I began to communicate this to the chief but he raised his hand before I could finish, insulted. He explained that they lacked nothing and needed nothing from us, but for our safety and the safety of his people, he would let us stay the night.

We followed the three Wokup up to the village center. A boy was sent up the ladder of a house and within minutes a mother and five children climbed down. Without looking at us they made their way to a house three doors away. The children let out small yelps once they were inside. The adults hushed them angrily.

The chief indicated that we were to go up. Fen went first with our bag, then reached down to help me with the engine. It was a small house. I suspected that it must be the second or third wife of the chief, whose house next door was much larger. We watched him climb up his ladder and disappear.

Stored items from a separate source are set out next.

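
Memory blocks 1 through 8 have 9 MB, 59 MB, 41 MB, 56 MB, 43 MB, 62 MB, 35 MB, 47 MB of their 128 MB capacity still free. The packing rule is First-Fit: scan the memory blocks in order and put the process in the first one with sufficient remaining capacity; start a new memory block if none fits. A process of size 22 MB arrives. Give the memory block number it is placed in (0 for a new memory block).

2

Memory blocks with room: memory block 2 (59 MB), memory block 3 (41 MB), memory block 4 (56 MB), memory block 5 (43 MB), memory block 6 (62 MB), memory block 7 (35 MB), memory block 8 (47 MB).
The first with room is memory block 2.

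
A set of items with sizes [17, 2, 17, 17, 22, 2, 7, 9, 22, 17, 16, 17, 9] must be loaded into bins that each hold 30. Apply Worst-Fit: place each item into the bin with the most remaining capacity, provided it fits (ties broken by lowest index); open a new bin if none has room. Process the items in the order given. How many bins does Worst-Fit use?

8 bins

17 → bin 1 (remaining 13)
2 → bin 1 (remaining 11)
17 → bin 2 (remaining 13)
17 → bin 3 (remaining 13)
22 → bin 4 (remaining 8)
2 → bin 2 (remaining 11)
7 → bin 3 (remaining 6)
9 → bin 1 (remaining 2)
22 → bin 5 (remaining 8)
17 → bin 6 (remaining 13)
16 → bin 7 (remaining 14)
17 → bin 8 (remaining 13)
9 → bin 7 (remaining 5)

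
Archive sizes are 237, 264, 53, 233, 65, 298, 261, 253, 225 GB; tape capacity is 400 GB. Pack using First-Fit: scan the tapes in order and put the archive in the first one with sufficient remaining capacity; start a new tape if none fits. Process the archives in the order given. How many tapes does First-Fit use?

237 GB → tape 1 (remaining 163 GB)
264 GB → tape 2 (remaining 136 GB)
53 GB → tape 1 (remaining 110 GB)
233 GB → tape 3 (remaining 167 GB)
65 GB → tape 1 (remaining 45 GB)
298 GB → tape 4 (remaining 102 GB)
261 GB → tape 5 (remaining 139 GB)
253 GB → tape 6 (remaining 147 GB)
225 GB → tape 7 (remaining 175 GB)
Final tapes: [237,53,65] [264] [233] [298] [261] [253] [225].

7 tapes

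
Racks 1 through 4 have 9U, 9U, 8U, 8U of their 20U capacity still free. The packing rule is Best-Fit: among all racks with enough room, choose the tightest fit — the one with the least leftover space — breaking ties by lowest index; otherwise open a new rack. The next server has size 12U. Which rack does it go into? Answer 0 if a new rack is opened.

No rack has ≥ 12U free, so a new rack is opened.

0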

We were in near darkness. All the openings were covered with bark cloth dyed black. The village was silent. We could nearly hear the sweat coming out of our pores.

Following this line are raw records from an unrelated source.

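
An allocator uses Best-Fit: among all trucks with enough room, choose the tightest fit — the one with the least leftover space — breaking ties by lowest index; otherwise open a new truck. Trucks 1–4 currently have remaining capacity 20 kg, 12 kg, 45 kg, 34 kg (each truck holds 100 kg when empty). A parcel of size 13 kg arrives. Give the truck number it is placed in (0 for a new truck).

Trucks with room: truck 1 (20 kg), truck 3 (45 kg), truck 4 (34 kg).
Tightest fit is truck 1 with 20 kg free.

1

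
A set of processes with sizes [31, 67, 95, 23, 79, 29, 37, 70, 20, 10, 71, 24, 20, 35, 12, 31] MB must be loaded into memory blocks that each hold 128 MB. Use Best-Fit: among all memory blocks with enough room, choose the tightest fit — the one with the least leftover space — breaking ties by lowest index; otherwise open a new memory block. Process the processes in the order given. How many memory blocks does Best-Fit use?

6

Put 31 MB in memory block 1; 97 MB remain.
Put 67 MB in memory block 1; 30 MB remain.
Put 95 MB in memory block 2; 33 MB remain.
Put 23 MB in memory block 1; 7 MB remain.
Put 79 MB in memory block 3; 49 MB remain.
Put 29 MB in memory block 2; 4 MB remain.
Put 37 MB in memory block 3; 12 MB remain.
Put 70 MB in memory block 4; 58 MB remain.
Put 20 MB in memory block 4; 38 MB remain.
Put 10 MB in memory block 3; 2 MB remain.
Put 71 MB in memory block 5; 57 MB remain.
Put 24 MB in memory block 4; 14 MB remain.
Put 20 MB in memory block 5; 37 MB remain.
Put 35 MB in memory block 5; 2 MB remain.
Put 12 MB in memory block 4; 2 MB remain.
Put 31 MB in memory block 6; 97 MB remain.
Final memory blocks: [31,67,23] [95,29] [79,37,10] [70,20,24,12] [71,20,35] [31].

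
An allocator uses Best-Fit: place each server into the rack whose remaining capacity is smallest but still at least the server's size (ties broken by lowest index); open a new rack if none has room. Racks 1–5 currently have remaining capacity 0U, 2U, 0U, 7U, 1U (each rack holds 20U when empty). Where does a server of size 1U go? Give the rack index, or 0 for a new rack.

Racks with room: rack 2 (2U), rack 4 (7U), rack 5 (1U).
Tightest fit is rack 5 with 1U free.

5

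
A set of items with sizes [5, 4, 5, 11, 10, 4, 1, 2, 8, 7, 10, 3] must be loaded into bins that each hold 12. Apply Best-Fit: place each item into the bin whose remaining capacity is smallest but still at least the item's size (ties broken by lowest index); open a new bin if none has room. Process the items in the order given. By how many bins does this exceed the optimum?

Best-Fit: [5,4,3] [5,4] [11,1] [10,2] [8] [7] [10] → 7 bins.
Total size 70; any packing needs at least ⌈70/12⌉ = 6 bins.
An optimal packing achieves that bound: [11,1] [10,2] [10] [8,4] [7,5] [5,4,3] → 6 bins.
Excess: 7 − 6 = 1.

1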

‘Crikey. They could have bloody well offered us some food,’ Fen said.

Nell hushed him.

He fished around in his duffel. I thought he was going to produce some extra tins he’d stashed away, but he pulled out a revolver.

I felt my blood rushing, stinging.

‘Put it away, Fen,’ Nell said. ‘We won’t need it.’

‘They seem serious. Did you see all those spears?’

Nell didn’t say anything.

‘The spears leaning against the house on the other side of the chief. You didn’t see them?’ He seemed quite giddy with this fact. ‘Sharp. Maybe poisoned.”

‘Fen. Stop it.’ She was stern.

He slid the gun back in his bag. ‘They aren’t messing around.’ He moved low and fast to the doorway and peered sideways through a crack in the bark cloth. ‘I think we should sleep in rotations, Bankson.’

There wasn’t going to be much sleeping, anyway. The house caught no breeze and the bugs were awful. We ate from our provisions, played a few hands of dummy bridge by the light of a candle, then chose our beds. The Wokup slept in covered hammocks, not in bags like the Kiona or on mats like the Baining. I took the one in the far corner. It looked to be about a foot and a half shorter than what I could fit into, so I told Fen I’d take the first shift. He motioned to the gun, but I left it in his duffel.

I rolled up the bark cloth a bit and sat in the doorway against a beam. A mist, torn in places, lay across the river now. Behind me Nell and Fen tried to get comfortable in their hammocks. ‘It’s like sleeping inside a teabag,’ I heard him say. Nell laughed and said something I couldn’t hear that made him laugh. It was the first time I had felt alone with them, and it hit me hard and low in the gut. They were here but they belonged to each other and they would go off again and leave me behind.

Outside the sounds of the jungle rose up. Croaks, thrashes, screeches. Whining, growling, splashing. Hums, thrums, and
whirs. Every creature seemed on the move. On bad nights in Nengai I’d imagined they were all coming slowly for me.

I tried to focus on the immediate future, tomorrow, and not the great swath of time that stretched out perilously after that. I’d have to take them to Lake Tam. Another three hours upriver. Seven hours away from me. My visits, if I made them, would be planned and certainly less frequent. I’d have to stay the night, disrupt their routines. I was ashamed to feel such bald need for these near strangers, and as I sat there in the dark I trained my mind back to my work, though if there was a quicker way back to suicidal thoughts, I did not know it. But earlier in the day, I’d had another conversation with Nell about the Wai, and as we talked I had the idea that perhaps through this ceremony I could tell the story of the Kiona. I had hundreds of pages of notes, but I wasn’t any closer to a full understanding of it. Once elaborate and in celebration of a boy’s first homicide, the Wai ceremony was performed infrequently now, no longer to recognize a killing but in honor of any sort of young male’s accomplishment: first fish caught, first boar speared, first canoe built. Many firsts in the past two years had passed unacknowledged, however, and though I was often promised another Wai soon, soon never seemed to come.